Ratu Tevita Kapaiwai Lutunauga Uluilakeba Mara is a Fijian career soldier.

== Biography ==
He held the rank of Lieutenant Colonel as of early 2006. On 3 February, he was named Army Chief of Staff, succeeding Colonel Meli Saubulinayau, who was a close relative of his. This position is the fourth highest in the Fijian Military, behind that of the Military Commander (Commodore Frank Bainimarama), Deputy Commander and Chief of Staff RFMF (Captain Esala Teleni) and the Land Force Commander (Lieutenant Colonel Pita Driti). Mara held the position for several months, before he was appointed Commanding Officer of the Third Infantry Regiment, a key position in the Fiji Army as he controls the infantry division, that has about 500 gun-carrying soldiers. He attended his staff course at Malaysian Armed Forces Staff College, Haigate, Kuala Lumpur, Malaysia in 2005 (Class 34/2005).

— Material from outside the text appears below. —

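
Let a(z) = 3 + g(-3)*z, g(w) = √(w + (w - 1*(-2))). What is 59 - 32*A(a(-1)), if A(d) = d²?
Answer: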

In May 2011 he was charged with mutiny and accused of attempting to overthrow Bainimarima's government. He fled Fiji on 9 May 2011 with the aid of the Royal Tongan Navy, and has been declared a fugitive by the Fijian government under the Extradition Act. Mara released a video on 14 May criticising Bainimarima and the Fijian Attorney-General, Aiyaz Sayed-Khaiyum. He subsequently met with officials in Australia and New Zealand.

Mara is the only surviving son of the late Ratu Sir Kamisese Mara, Fiji's longtime Prime Minister and President. He first joined the Army in 1988. His older brother, Ratu Finau Mara, has also served in the Army. His older sister, Adi Koila Nailatikau is married to the military-appointed President of Fiji, Ratu Epeli Nailatikau. Mara currently serves as an advisor to the King of Tonga, where he enjoys the privileges of a noble in the Pacific island kingdom.

Mara returned to Fiji in March 2023, following the defeat of the Bainimarama regime in the 2022 Fijian general election. He was cleared of charges against him and accepted the hereditary title of Tui Lau as the only surviving son of the last title holder and as voted upon by the Vuanirewa Clan Tui Lau.

In July 2025 he was invested with the titles of Turaga Tui Nayau, Sau Ni Vanua Ko Lau and Tui Lau.

He has only been married once and since divorced.